A city learns about ageing
An entire city is learning how to deal will people suffering from dementia: Arnsberg is a small, normal city in Germany that has been adjusting to demographic change in a special way for around 20 years. The citizens are voluntarily caring for sufferers of dementia, training for taxi drivers and sales assistants is being offered, there are programmes for sufferers and their carers, programmes stretching across all generations and much more.
European prize “Living Well with Dementia”
The demographic change of society becoming order is a process that poses new challenges, particularly to the local community and neighbourhood. People with limited mobility are dependent on this social environment, on other people and institutions that understand, support and help them. Examples from voluntary work show that professionally organised support can bring about many positive achievements. This particularly applies to people who suffer from dementia. Since the mid 90s, Arnsberg in Germany has been particularly active in including elderly people in the development of the city, to provide them with specific (learning) programmes and to provide appropriate continuing education to the citizens. This commitment led to the development of the model project “Lern-Werkstadt” Demenz (“Learning workshop” Dementia). The project also received the European prize “Living Well with Dementia in the Community – European Foundations Initiative on Dementia (EFID)”.
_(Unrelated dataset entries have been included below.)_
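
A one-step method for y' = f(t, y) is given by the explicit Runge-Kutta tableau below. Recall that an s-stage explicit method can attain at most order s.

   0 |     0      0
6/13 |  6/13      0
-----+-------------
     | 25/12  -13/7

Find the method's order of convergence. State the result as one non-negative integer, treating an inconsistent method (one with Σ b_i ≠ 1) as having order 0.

b = (25/12, -13/7)
c = (0, 6/13)
Σ b_i: 25/12·1 + (-13/7)·1 = 19/84 ≠ 1 ⇒ order 0.

0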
The sales assistants sit patiently in the training room: What do you do if a customer leaves the bakery without paying and clearly suffers from dementia? This type of training is to teach as many people in the city as possible who may come into contact with people with dementia how to deal with them. Bus and taxi drivers have been given training as well as bank and administrative employees.
Academy 6 to 99
In Arnsberg 50 projects have been developed with around 600 volunteers. This also includes the “Academy 6 to 99” which resulted from the cooperation between the local technical college and the specialist department »Future of Ageing« of the city of Arnsberg. This may seem unthinkable in other places – an institution responsible for the initial training of young people organising and running a cross-generational education programme. The younger generation benefit from the experiences of the older generation and the young people contribute theatre outings and games afternoons for seniors.
Many ideas from the citizens themselves or the specialist department “Future of Ageing” have been implemented since this concept was developed in the 90s. This includes, for example, elderly-friendly shopping concepts, a special senior ticket for buses and trains, a conductor for seniors in buses, exhibitions, cross-generational projects and campaigns, an active senior advisory board and much more.
What are especially important are the many programmes that directly address the people with dementia and their families through voluntary work, guidance offers, music or painting programmes or cross-generational programmes. However, it is striking that adult education also plays a significant role, from training multipliers in pedagogy and explaining dementia to children to the continuing education course “Telling fairy tales to people with dementia”.
Handbook ensures distribution
Many ideas and support material have been summarised in a handbook for communities. This is intended to encourage other communities to follow the same path, which, according to Arnsberg’s Mayor Hans-Josef Vogel, should lead to a “caring community in the city of long life”.